What is wrong with the euro rescue plan agreed on 28-29 June at the European Council summit? It was drafted and signed by the President of the Council, the Commission the European Central Bank and the Eurogroup but one signature was missed: Martin Schulz, the President of the European Parliament. It is of all but minor importance as the Parliament is the only democratically elected body in Brussels with full respect of the other EU institutions. Yet this is not the first time.
Speaking ahead of the European summit, Mr Schulz asked the other leaders to implement very concrete measures to stem the crisis from spiralling out of control. Then, privately, he asked to join the group of the ’magic four’ in charge of leading the way out of such crisis. It was awkward not to see his name amidst the authors of the plan discussed later by European leaders. But again, this is all but new.
The entire management of the euro crisis has put the European Parliament aside from the European decision making. Take the fiscal compact, the set of new rules established to keep national budgets under control and monitored by Brussels. This text has been agreed on, written, and signed at intergovernmental level with little respect of the EU institutions. The European Parliament has barely been invited to take part at the round tables where the fiscal compact has been put together.
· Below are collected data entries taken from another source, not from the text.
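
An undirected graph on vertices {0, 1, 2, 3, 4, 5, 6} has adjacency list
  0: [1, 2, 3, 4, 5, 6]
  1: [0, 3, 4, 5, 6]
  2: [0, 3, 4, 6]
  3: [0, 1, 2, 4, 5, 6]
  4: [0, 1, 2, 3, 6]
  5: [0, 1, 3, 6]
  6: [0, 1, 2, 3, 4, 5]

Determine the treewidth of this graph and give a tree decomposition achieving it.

Each bag holds 5 vertices, so the decomposition has width 4, which upper-bounds the treewidth. Conversely, {0, 1, 3, 4, 6} is a clique of size 5, and the vertices of any clique must share a bag in every tree decomposition; so some bag has ≥ 5 vertices and tw(G) ≥ 4. The upper and lower bounds meet at 4, so that is the treewidth.

Treewidth 4.
Bags: B1 = {0, 1, 3, 4, 6}  B2 = {0, 2, 3, 4, 6}  B3 = {0, 1, 3, 5, 6}
Tree: B1–B2, B1–B3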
Representatives from the political groups had been struggling to insert into the text what was relevant in order to maintain a kind of European approach. And yet they had to insist not to have their proposals sidelined.
While the European Parliament Economic Committee, chaired by the Liberal Democrat MEP Sharon Bowles, held dozens of meeting to talk about the euro crisis and the measures needed to stem the debt crisis, national European leaders appeared to completely ignore their suggestions going forward with agreements already out of date. Most of the provisions tabled in the fiscal compact, for example, had been already foreseen by the six pack proposed by the European Commission and then finalised by the two pack, both packages outstandingly approved by the European Parliament. It goes without saying that such an approach is franticly self-harming when Europe is running short of time to survive.
On doing so, national European leaders are showing a lack of respect of what European Union really means. “Merkel and the others from the Council only talk, while we act”, said an angry Hannes Swoboda, leader of the Socialist and Democrats group in the European Parliament.
Indeed, the Parliament had envisaged a European bank union two years ago but the idea was rejected by the same people who gathered in Brussels for the June summit, waving at it like the final panacea. “The problem is that the Council is blocked by those who do not want to move forward. It is disappointing how many times we are meeting and delivering, and how many times they meet and produce nothing,” Mr Swoboda added. Maybe he has got right to the point.
The Council problem has also been addressed by EU Monetary Affairs Commissioner Olly Rehn. “This Commission and this Parliament have a unique responsibility to prove that the community method will be in the centre of the next chapter of the making of Europe.” Indeed, it is the community method to be under siege by national governments which prove to be sick of respecting the European law. Reality and finance show that such an approach is out on track of saving the euro and the EU itself.
ALDE leader Guy Verhofstadt has been outright in an interview about German Chancellor Angela Merkel and French President François Hollande who, in his view, are squabbling like children. Markets remind us that we should bear in mind that time is running short to make a jump towards federalism, not only to avoid a complete collapse of the euro but also to save what Europe has become throughout the last 50 years. “It is a general lack of courage to transfer new sovereignty to the European level. Because it is a loss of power. This is what it is about”, said Mr Verhofstadt. Courage and power – the sooner they find the way to keep the two concept together, the better Europe will find its way out of the crisis.